Saskatchewan Premier Scott Moe sure doesn’t. The next day he shared a National Post story on how the federal government promises $4.1 billion for B.C. infrastructure. Moe commented, “So the Trudeau government plans to withhold $62 million in green infrastructure funding from Saskatchewan because we are refusing to impose a job-killing carbon tax.

“But they just gave $4.1 billion for infrastructure funding to B.C., whose NDP government is blocking construction of the Trans-Mountain pipeline.

“Is the Prime Minister actually serious about getting the pipeline built?”

It likely would have been unrealistic to expect Horgan to have simply caved at the Sunday morning meeting with Trudeau and Notley. At the head of a government propped up by the Green Party, every day his job is on the line. If he loses their support, he’s done as premier.

You also don’t get to be premier or prime minister without being alpha male or female of their domain. So now we have to see if Prime Minister Trudeau is truly the Alpha of Canadian politics, or not.

His idea of taking some sort of financial position in the pipeline, along the lines of what Notley was talking about a week ago, is not necessarily a good idea. In fact, many people in the oilpatch, capitalists all, absolutely cringe at the concept. Warren Waldegger, CEO of Estevan-based Fire Sky Energy, tweeted, “Kinder Morgan doesn’t need public money, they need predictable governance. The Trans Mountain Pipeline has been approved... or has it?”

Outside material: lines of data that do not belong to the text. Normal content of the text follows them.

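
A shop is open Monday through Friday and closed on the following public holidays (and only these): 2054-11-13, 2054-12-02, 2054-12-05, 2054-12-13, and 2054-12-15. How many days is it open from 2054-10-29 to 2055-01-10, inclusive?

2054-10-29 is a Thursday.
From 2054-10-29 to 2055-01-10 is 74 days inclusive.
74 = 7 × 10 + 4, so there are 10 full weeks plus 4 extra days.
Each full week contributes 5 weekdays (Mon–Fri): 10 × 5 = 50.
The 4 extra days are Thu, Fri, Sat, Sun — 2 of them qualify.
Total: 50 + 2 = 52.
Holidays: 2054-11-13 (Fri); 2054-12-02 (Wed); 2054-12-05 (Sat); 2054-12-13 (Sun); 2054-12-15 (Tue).
3 of the 5 holidays fall on weekdays; the rest are weekends and were already excluded.
Business days: 52 − 3 = 49.

49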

Government doesn’t need to run pipelines. We have very competent companies who have done so for many decades. What happened to government ownership of SaskOil and PetroCanada? Gone, a long time ago. And look at how they have done since? PetroCanada was bought by Suncor. The roots of Nexen are found in SaskOil. SaskOil, as a Crown, would have never become a Nexen. (The last I checked, Nexen no longer had a presence in Saskatchewan, either, having abandoned its roots.)

Pipelines used to be approved and built in a few short years, not the better part of a decade from proposal to scratching dirt, if ever. This is not rocket science, folks. There is nothing new here. It does not take more time to study a pipeline than to fight a world war, especially if that pipeline is following an existing right-of-way.

Trudeau is not the only one to blame here. The Stephen Harper Conservative government allowed this ridiculousness to get out of hand during its watch. There is absolutely no reason that Northern Gateway or Energy East were not proposed, built and completed before the end of their mandate. The Conservatives allowed pipeline approvals to get hijacked, bloated and effectively impossible. The Trudeau government has just followed on, allowing two projects to die because they didn’t suit the Liberals.

We need a reset, all right. We don’t need more pipeline regulation. We need it streamlined. And we need projects built. Tens of billions of dollars have fled the Canadian oilpatch as a result of this.

How do we fix this? The next federal government needs to run on the idea of a reset. Northern Gateway was approved and Energy East should have been. Invite the original proponents to start construction the month after the new government takes power. Approve several LNG projects and their associated pipelines, too. Get this country moving again.

Maybe then we can stop going broke with continual deficits.